"Que seria da investigação essencial sem apoio público? E, em consequência, o que seria da investigação aplicada?
Em paralelo: Que seria da criação artística sem apoio público? E, em consequência, que seria das indústrias criativas, do empreendedorismo, da indústria têxtil – mero exemplo - e tantos outros domínios da economia?"
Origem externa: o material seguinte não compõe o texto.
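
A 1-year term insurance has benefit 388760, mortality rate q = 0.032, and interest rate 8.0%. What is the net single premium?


NSP = benefit * q * v
v = 1/(1+i) = 0.925926
NSP = 388760 * 0.032 * 0.925926
= 11518.8148


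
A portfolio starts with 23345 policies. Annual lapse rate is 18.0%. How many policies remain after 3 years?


remaining = initial * (1 - lapse)^years
= 23345 * (1 - 0.18)^3
= 23345 * 0.551368
= 12871.686


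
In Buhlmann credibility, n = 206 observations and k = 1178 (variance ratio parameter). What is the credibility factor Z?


Z = n / (n + k)
= 206 / (206 + 1178)
= 206 / 1384
= 0.1488


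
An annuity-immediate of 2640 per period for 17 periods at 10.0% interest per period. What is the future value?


FV = PMT * ((1+i)^n - 1) / i
= 2640 * ((1.1)^17 - 1) / 0.1
= 2640 * (5.05447 - 1) / 0.1
= 107038.0155


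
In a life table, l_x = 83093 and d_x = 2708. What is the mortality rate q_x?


q_x = d_x / l_x
= 2708 / 83093
= 0.0326


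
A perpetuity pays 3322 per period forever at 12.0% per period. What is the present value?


PV = PMT / i
= 3322 / 0.12
= 27683.3333


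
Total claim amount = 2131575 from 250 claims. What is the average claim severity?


severity = total / number
= 2131575 / 250
= 8526.3


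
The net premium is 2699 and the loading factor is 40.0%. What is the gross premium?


Gross = net * (1 + loading)
= 2699 * (1 + 0.4)
= 2699 * 1.4
= 3778.6


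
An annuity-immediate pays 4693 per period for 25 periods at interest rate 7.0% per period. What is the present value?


PV = PMT * (1 - (1+i)^(-n)) / i
= 4693 * (1 - (1+0.07)^(-25)) / 0.07
= 4693 * (1 - 0.184249) / 0.07
= 4693 * 11.653583
= 54690.2659


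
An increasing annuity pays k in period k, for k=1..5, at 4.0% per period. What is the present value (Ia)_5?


(Ia)_n = sum_{k=1}^{n} k * v^k, v = 1/(1+i)
v = 0.961538
Sum computed term by term:
(Ia)_5 = 13.0065


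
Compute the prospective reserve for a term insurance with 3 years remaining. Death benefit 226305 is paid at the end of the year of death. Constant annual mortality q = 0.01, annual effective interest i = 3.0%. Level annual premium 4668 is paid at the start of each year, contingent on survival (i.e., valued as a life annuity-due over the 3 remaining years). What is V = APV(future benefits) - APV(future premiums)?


v = 1/(1+i) = 0.970874
APV(future benefits) per unit = sum_{k=0}^{2} k_p_x * q * v^(k+1) = 0.02801
APV(future benefits) = 226305 * 0.02801 = 6338.7444
Life annuity-due factor ä_{x:3} = sum_{k=0}^{2} k_p_x * v^k = 2.885003
APV(future premiums) = 4668 * 2.885003 = 13467.1954
V = 6338.7444 - 13467.1954
= -7128.451


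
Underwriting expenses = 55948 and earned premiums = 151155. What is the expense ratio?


Expense ratio = expenses / premiums
= 55948 / 151155
= 0.3701


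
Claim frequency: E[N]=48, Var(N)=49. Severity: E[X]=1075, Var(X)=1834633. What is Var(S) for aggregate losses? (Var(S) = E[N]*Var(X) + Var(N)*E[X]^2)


Var(S) = E[N]*Var(X) + Var(N)*E[X]^2
= 48*1834633 + 49*1075^2
= 88062384 + 56625625
= 1.4469e+08


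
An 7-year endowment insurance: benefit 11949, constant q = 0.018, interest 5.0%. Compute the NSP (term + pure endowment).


Term component = 1183.4935
Pure endowment = 7_p_x * v^7 * benefit = 0.880604 * 0.710681 * 11949 = 7478.0245
NSP = 8661.518


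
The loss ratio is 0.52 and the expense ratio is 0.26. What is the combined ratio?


Combined ratio = loss ratio + expense ratio
= 0.52 + 0.26
= 0.78


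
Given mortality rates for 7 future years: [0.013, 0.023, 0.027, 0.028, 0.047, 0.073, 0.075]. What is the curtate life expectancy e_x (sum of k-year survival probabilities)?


e_x = sum_{k=1}^{n} k_p_x
k_p_x values:
  1_p_x = 0.987
  2_p_x = 0.964299
  3_p_x = 0.938263
  4_p_x = 0.911992
  5_p_x = 0.869128
  6_p_x = 0.805682
  7_p_x = 0.745255
e_x = 6.2216


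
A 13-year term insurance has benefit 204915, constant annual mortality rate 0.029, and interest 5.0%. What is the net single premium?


NSP = benefit * sum_{k=0}^{n-1} k_p_x * q * v^(k+1)
With constant q=0.029, v=0.952381
Sum = 0.2343
NSP = 204915 * 0.2343
= 48011.6352


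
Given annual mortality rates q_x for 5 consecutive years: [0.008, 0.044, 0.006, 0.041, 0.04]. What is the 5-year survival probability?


p_k = 1 - q_k for each year
Survival = product of (1 - q_k)
= 0.992 * 0.956 * 0.994 * 0.959 * 0.96
= 0.8679


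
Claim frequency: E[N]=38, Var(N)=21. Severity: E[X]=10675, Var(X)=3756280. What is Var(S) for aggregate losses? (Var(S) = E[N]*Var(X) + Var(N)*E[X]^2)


Var(S) = E[N]*Var(X) + Var(N)*E[X]^2
= 38*3756280 + 21*10675^2
= 142738640 + 2393068125
= 2.5358e+09


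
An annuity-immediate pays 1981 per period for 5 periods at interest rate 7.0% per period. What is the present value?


PV = PMT * (1 - (1+i)^(-n)) / i
= 1981 * (1 - (1+0.07)^(-5)) / 0.07
= 1981 * (1 - 0.712986) / 0.07
= 1981 * 4.100197
= 8122.4911


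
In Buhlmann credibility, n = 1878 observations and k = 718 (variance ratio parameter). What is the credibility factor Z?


Z = n / (n + k)
= 1878 / (1878 + 718)
= 1878 / 2596
= 0.7234


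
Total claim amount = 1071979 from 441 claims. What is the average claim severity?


severity = total / number
= 1071979 / 441
= 2430.7914


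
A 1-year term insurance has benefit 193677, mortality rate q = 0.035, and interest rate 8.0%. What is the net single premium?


NSP = benefit * q * v
v = 1/(1+i) = 0.925926
NSP = 193677 * 0.035 * 0.925926
= 6276.5694


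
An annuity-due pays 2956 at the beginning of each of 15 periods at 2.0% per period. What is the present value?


PV_due = PMT * (1-(1+i)^(-n))/i * (1+i)
PV_immediate = 37982.4229
PV_due = 37982.4229 * 1.02
= 38742.0714


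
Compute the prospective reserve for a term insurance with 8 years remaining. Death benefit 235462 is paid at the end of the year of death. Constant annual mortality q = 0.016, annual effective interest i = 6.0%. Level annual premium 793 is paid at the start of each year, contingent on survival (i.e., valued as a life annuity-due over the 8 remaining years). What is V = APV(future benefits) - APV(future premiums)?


v = 1/(1+i) = 0.943396
APV(future benefits) per unit = sum_{k=0}^{7} k_p_x * q * v^(k+1) = 0.09443
APV(future benefits) = 235462 * 0.09443 = 22234.5622
Life annuity-due factor ä_{x:8} = sum_{k=0}^{7} k_p_x * v^k = 6.255955
APV(future premiums) = 793 * 6.255955 = 4960.9726
V = 22234.5622 - 4960.9726
= 17273.5897


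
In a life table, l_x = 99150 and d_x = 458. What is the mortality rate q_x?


q_x = d_x / l_x
= 458 / 99150
= 0.0046


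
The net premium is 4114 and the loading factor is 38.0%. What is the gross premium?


Gross = net * (1 + loading)
= 4114 * (1 + 0.38)
= 4114 * 1.38
= 5677.32


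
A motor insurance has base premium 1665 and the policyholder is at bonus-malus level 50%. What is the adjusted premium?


adjusted = base * BM_level / 100
= 1665 * 50 / 100
= 1665 * 0.5
= 832.5


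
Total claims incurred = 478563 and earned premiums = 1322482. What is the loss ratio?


Loss ratio = claims / premiums
= 478563 / 1322482
= 0.3619


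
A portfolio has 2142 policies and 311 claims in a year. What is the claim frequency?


frequency = claims / policies
= 311 / 2142
= 0.1452


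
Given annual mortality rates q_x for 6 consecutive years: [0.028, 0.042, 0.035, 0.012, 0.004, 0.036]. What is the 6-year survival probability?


p_k = 1 - q_k for each year
Survival = product of (1 - q_k)
= 0.972 * 0.958 * 0.965 * 0.988 * 0.996 * 0.964
= 0.8524


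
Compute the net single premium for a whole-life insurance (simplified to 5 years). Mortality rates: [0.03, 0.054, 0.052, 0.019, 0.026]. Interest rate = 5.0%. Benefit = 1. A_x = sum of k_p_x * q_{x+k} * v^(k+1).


v = 0.952381
Year 0: k_p_x=1.0, q=0.03, term=0.028571
Year 1: k_p_x=0.97, q=0.054, term=0.04751
Year 2: k_p_x=0.91762, q=0.052, term=0.041219
Year 3: k_p_x=0.869904, q=0.019, term=0.013598
Year 4: k_p_x=0.853376, q=0.026, term=0.017385
A_x = 0.1483


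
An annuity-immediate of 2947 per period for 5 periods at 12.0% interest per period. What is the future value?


FV = PMT * ((1+i)^n - 1) / i
= 2947 * ((1.12)^5 - 1) / 0.12
= 2947 * (1.762342 - 1) / 0.12
= 18721.8412


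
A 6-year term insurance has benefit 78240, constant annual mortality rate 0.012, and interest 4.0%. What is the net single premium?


NSP = benefit * sum_{k=0}^{n-1} k_p_x * q * v^(k+1)
With constant q=0.012, v=0.961538
Sum = 0.061133
NSP = 78240 * 0.061133
= 4783.0178


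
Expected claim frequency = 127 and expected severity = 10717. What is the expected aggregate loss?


E[S] = E[N] * E[X]
= 127 * 10717
= 1.3611e+06


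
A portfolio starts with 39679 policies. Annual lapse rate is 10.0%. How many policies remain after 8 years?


remaining = initial * (1 - lapse)^years
= 39679 * (1 - 0.1)^8
= 39679 * 0.430467
= 17080.5084


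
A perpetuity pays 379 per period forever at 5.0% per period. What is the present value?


PV = PMT / i
= 379 / 0.05
= 7580.0


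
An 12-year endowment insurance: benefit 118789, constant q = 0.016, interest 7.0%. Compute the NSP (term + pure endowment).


Term component = 14014.2815
Pure endowment = 12_p_x * v^12 * benefit = 0.824027 * 0.444012 * 118789 = 43462.237
NSP = 57476.5185


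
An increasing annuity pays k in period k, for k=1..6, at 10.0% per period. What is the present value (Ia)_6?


(Ia)_n = sum_{k=1}^{n} k * v^k, v = 1/(1+i)
v = 0.909091
Sum computed term by term:
(Ia)_6 = 14.0394


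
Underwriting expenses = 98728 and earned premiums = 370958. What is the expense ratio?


Expense ratio = expenses / premiums
= 98728 / 370958
= 0.2661


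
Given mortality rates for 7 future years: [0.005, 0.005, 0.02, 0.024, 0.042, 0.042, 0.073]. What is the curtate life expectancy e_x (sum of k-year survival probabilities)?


e_x = sum_{k=1}^{n} k_p_x
k_p_x values:
  1_p_x = 0.995
  2_p_x = 0.990025
  3_p_x = 0.970225
  4_p_x = 0.946939
  5_p_x = 0.907168
  6_p_x = 0.869067
  7_p_x = 0.805625
e_x = 6.484


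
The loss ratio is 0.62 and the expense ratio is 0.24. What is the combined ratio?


Combined ratio = loss ratio + expense ratio
= 0.62 + 0.24
= 0.86


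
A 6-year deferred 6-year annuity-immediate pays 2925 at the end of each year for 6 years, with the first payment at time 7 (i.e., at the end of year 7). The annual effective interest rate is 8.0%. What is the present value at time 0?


PV at time 6 of the 6-year annuity-immediate:
a_n = 2925 * (1-(1+0.08)^(-6))/0.08 = 13521.923
Discount back 6 years to time 0:
PV = 13521.923 * (1+0.08)^(-6)
= 13521.923 * 0.63017
= 8521.1052


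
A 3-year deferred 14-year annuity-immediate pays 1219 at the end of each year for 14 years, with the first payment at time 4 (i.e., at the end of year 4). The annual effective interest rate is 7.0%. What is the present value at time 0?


PV at time 3 of the 14-year annuity-immediate:
a_n = 1219 * (1-(1+0.07)^(-14))/0.07 = 10660.7255
Discount back 3 years to time 0:
PV = 10660.7255 * (1+0.07)^(-3)
= 10660.7255 * 0.816298
= 8702.3276


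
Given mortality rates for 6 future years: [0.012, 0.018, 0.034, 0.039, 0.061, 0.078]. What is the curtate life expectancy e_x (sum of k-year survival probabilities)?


e_x = sum_{k=1}^{n} k_p_x
k_p_x values:
  1_p_x = 0.988
  2_p_x = 0.970216
  3_p_x = 0.937229
  4_p_x = 0.900677
  5_p_x = 0.845735
  6_p_x = 0.779768
e_x = 5.4216


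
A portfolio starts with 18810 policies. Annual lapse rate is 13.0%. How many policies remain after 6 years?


remaining = initial * (1 - lapse)^years
= 18810 * (1 - 0.13)^6
= 18810 * 0.433626
= 8156.5088


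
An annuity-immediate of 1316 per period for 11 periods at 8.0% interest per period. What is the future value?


FV = PMT * ((1+i)^n - 1) / i
= 1316 * ((1.08)^11 - 1) / 0.08
= 1316 * (2.331639 - 1) / 0.08
= 21905.4615


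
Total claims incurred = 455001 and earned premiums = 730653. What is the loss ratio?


Loss ratio = claims / premiums
= 455001 / 730653
= 0.6227


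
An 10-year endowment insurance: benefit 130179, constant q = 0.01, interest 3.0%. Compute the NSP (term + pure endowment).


Term component = 10643.9167
Pure endowment = 10_p_x * v^10 * benefit = 0.904382 * 0.744094 * 130179 = 87603.333
NSP = 98247.2498


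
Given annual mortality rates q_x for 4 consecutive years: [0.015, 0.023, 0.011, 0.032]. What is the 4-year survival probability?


p_k = 1 - q_k for each year
Survival = product of (1 - q_k)
= 0.985 * 0.977 * 0.989 * 0.968
= 0.9213


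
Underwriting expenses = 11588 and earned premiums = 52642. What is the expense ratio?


Expense ratio = expenses / premiums
= 11588 / 52642
= 0.2201


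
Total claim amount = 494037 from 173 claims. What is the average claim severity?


severity = total / number
= 494037 / 173
= 2855.7052


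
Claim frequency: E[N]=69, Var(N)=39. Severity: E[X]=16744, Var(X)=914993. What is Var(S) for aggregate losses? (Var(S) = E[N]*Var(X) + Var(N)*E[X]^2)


Var(S) = E[N]*Var(X) + Var(N)*E[X]^2
= 69*914993 + 39*16744^2
= 63134517 + 10934099904
= 1.0997e+10


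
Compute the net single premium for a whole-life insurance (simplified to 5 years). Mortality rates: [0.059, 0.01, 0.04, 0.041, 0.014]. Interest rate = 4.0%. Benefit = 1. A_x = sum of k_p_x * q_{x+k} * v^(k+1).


v = 0.961538
Year 0: k_p_x=1.0, q=0.059, term=0.056731
Year 1: k_p_x=0.941, q=0.01, term=0.0087
Year 2: k_p_x=0.93159, q=0.04, term=0.033127
Year 3: k_p_x=0.894326, q=0.041, term=0.031343
Year 4: k_p_x=0.857659, q=0.014, term=0.009869
A_x = 0.1398


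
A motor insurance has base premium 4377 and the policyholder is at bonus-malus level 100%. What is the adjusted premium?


adjusted = base * BM_level / 100
= 4377 * 100 / 100
= 4377 * 1.0
= 4377.0


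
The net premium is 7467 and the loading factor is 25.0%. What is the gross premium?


Gross = net * (1 + loading)
= 7467 * (1 + 0.25)
= 7467 * 1.25
= 9333.75


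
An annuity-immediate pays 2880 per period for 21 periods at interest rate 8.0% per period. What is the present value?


PV = PMT * (1 - (1+i)^(-n)) / i
= 2880 * (1 - (1+0.08)^(-21)) / 0.08
= 2880 * (1 - 0.198656) / 0.08
= 2880 * 10.016803
= 28848.3931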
Antes que acabe a silly season - acabará? - é preciso não esquecer esse tórrido produto cultural que fica a marcar a desertificação das razões de quem as devia saber pensar, mesmo no verão. Já tinha pegado neste mesmo texto a propósito de outra passagem insólita, quando o vi graças ao fb com incerta proveniência mas com muitos apoiantes em versão "like it" (dia 10/08 eram 49!?) - ver: http://alexandrepomar.typepad.com. Depois apareceu transcrito como "resposta da Plataforma das Artes publicada na revista Sábado de 12/08/2010 com o título "Para quando 1% do OE para a Cultura?" ) em http://plateia-apac.blogspot.com/2010/08, sem se informar ainda onde tal escrito (colectivo?) possa ter sido aprovado e por quem. O que não importa. (Copia-se lá em baixo para memória futura sobre a indigência actual.)
A enormidade burocrática, autoritária e académica lá está, como se fosse um dado banal, vulgar ou comum: "Os artistas e demais profissionais das artes são altamente especializados, formados em instituições superiores públicas e privadas, tal como o são os médicos, os historiadores, os engenheiros…" Ao contrário do que sucede com os médicos e engenheiros, a formação escolar em artes não garante nem legitima nem qualifica a profissão ou identidade de artista (pode ter-se um curso de artes, um doutoramento em arte e não se ser artista se não se produzem obras reconhecidas como arte). E sem essa formação "altamente especializada" obtida em "instituições superiores" pode ser-se um artista mais bem sucedido, mais qualificado ou reconhecido. Aliás, pode tb ser-se licenciado em medicina e não se ser médico (e o mm para advogados, por exemplo) - tal como no caso do artista, não se trata da obtenção escolar de um título.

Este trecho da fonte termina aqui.